Radiocarbon date frequencies through time provide another relative indicator of human population changes
through time. A plot of all dated components from the Northern Channel Islands through 2006 suggests that Native American populations remained relatively steady through much of the Holocene, with a dramatic increase in human populations around A.D. 500 followed by a decline during the Medieval Climatic Anomaly, an increase after about A.D. 1300, and a decline at European Contact (Fig. 2a; Culleton et al., 2006). Far fewer people occupied the islands during the ranching period, but livestock numbered in the hundreds to tens of thousands, leaving a devastating and lasting impact on ATM/ATR inhibitor drugs the landscape. These demographic trends form the background for understanding human environmental impacts through time, and suggest that archeologically we should expect some of the most dramatic changes during the last 3000 years, especially after 1500 years ago when human populations were at their height (Erlandson et al., 2009 and Braje, 2010). Near shore marine ecosystems around the Channel Islands were a focus of human subsistence Dabrafenib order since colonization and recent research documents a range of impacts that
Native Americans had on island marine organisms including shellfish, marine mammals, and finfish.

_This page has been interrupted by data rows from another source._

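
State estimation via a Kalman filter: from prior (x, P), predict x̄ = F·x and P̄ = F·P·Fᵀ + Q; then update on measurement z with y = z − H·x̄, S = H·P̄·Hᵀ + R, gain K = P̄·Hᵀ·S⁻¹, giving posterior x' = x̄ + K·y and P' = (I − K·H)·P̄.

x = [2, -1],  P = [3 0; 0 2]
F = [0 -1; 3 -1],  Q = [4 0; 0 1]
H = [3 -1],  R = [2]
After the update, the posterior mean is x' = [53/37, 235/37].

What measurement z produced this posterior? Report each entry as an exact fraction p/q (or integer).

z = [-2]

x̄ = F·x = [1, 7]
P̄ = F·P·Fᵀ + Q = [6 2; 2 30]
S = H·P̄·Hᵀ + R = [74]
K = P̄·Hᵀ·S⁻¹ = [8/37; -12/37]
x' − x̄ = [16/37, -24/37] = K·y
y = (KᵀK)⁻¹·Kᵀ·(x' − x̄) = [2]
z = y + H·x̄ = [2] + [-4] = [-2]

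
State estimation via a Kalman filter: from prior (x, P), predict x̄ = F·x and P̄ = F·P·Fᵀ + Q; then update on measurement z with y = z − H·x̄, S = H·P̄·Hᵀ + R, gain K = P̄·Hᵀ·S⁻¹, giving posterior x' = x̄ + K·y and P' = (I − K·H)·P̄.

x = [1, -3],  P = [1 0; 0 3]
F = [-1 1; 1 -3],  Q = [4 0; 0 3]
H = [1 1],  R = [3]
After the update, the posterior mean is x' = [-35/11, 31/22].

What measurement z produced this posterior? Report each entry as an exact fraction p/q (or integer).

x̄ = F·x = [-4, 10]
P̄ = F·P·Fᵀ + Q = [8 -10; -10 31]
S = H·P̄·Hᵀ + R = [22]
K = P̄·Hᵀ·S⁻¹ = [-1/11; 21/22]
x' − x̄ = [9/11, -189/22] = K·y
y = (KᵀK)⁻¹·Kᵀ·(x' − x̄) = [-9]
z = y + H·x̄ = [-9] + [6] = [-3]

z = [-3]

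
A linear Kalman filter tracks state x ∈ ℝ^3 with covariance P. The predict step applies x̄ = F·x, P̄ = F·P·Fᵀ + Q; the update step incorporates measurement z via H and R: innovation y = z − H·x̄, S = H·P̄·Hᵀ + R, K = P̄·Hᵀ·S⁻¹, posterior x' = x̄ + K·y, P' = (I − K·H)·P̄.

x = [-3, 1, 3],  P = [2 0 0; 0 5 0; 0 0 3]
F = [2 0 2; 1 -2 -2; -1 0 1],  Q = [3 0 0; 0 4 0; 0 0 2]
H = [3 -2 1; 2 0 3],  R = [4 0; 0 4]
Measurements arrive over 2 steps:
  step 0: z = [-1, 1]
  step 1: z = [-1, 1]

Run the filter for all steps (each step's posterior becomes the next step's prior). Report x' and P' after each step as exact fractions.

step 0: x̄ = F·x = [0, -11, 6]
step 0: P̄ = F·P·Fᵀ + Q = [23 -8 2; -8 38 -8; 2 -8 7]
step 0: y = z − H·x̄ = [-29, -17]
step 0: S = H·P̄·Hᵀ + R = [510 261; 261 183]
step 0: K = P̄·Hᵀ·S⁻¹ = [261/2801 1271/8403; -1036/2801 2596/8403; -406/8403 1727/8403]
step 0: x' = x̄ + K·y = [-44314/8403, -46433/8403, 32833/8403]
step 0: P' = (I − K·H)·P̄ = [59056/8403 68180/8403 -37676/8403; 68180/8403 87490/8403 -41992/8403; -37676/8403 -41992/8403 9140/2801]
step 1: x̄ = F·x = [-7654/2801, -17114/8403, 77147/8403]
step 1: P̄ = F·P·Fᵀ + Q = [23235/2801 -20968/8403 -63272/8403; -20968/8403 31452/2801 -6580/8403; -63272/8403 -6580/8403 178634/8403]
step 1: y = z − H·x̄ = [-16964/2801, -59038/2801]
step 1: S = H·P̄·Hᵀ + R = [371773/2801 127164/2801; 127164/2801 386958/2801]
step 1: K = P̄·Hᵀ·S⁻¹ = [1568337/7597873 -2535899/22793619; -5478284/22793619 1767898/68380857; -3051898/22793619 27121871/68380857]
step 1: x' = x̄ + K·y = [-37330868/22793619, -76994762/68380857, 111587111/68380857]
step 1: P' = (I − K·H)·P̄ = [68725744/22793619 207238240/68380857 -147595084/68380857; 207238240/68380857 827478748/205142571 -407404888/205142571; -147595084/68380857 -407404888/205142571 403677652/205142571]

step 0: x' = [-44314/8403, -46433/8403, 32833/8403], P' = [59056/8403 68180/8403 -37676/8403; 68180/8403 87490/8403 -41992/8403; -37676/8403 -41992/8403 9140/2801]
step 1: x' = [-37330868/22793619, -76994762/68380857, 111587111/68380857], P' = [68725744/22793619 207238240/68380857 -147595084/68380857; 207238240/68380857 827478748/205142571 -407404888/205142571; -147595084/68380857 -407404888/205142571 403677652/205142571]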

Erlandson et al., 2008, Erlandson et al., 2011a and Erlandson et al., 2011b measured thousands of California mussel (Mytilus californianus), red and black abalone (Haliotis SDHB rufescens and H. cracherodii), and owl limpet (Lottia gigantea) shells, documenting size changes in each of these taxa across the Holocene. Average size distributions for California mussels, red abalones, and owl limpets each document size
declines through time ( Fig. 2b), with the steepest declines occurring during the Late Holocene when human populations were also at their zenith ( Erlandson et al., 2008, Erlandson et al., 2011a and Braje et al., 2009). These size distributions were also plotted against a fine-grained record of sea surface temperature and marine productivity, which suggests little correlation to natural climatic changes and human predation as the driving force for these reductions (see also Thakar, 2011). Raab (1992) also demonstrated a pattern of resource depression through time on San Clemente Island as people switched from higher ranked black abalones to smaller black turban snails (Chlorostoma funebralis) and there is evidence for possible human overexploitation of Pismo clams (Tivela stultorum) on Santa Cruz Island ( Thakar, 2011). Humans also appear to have influenced the demographics and abundance of seals and sea lions (pinnipeds).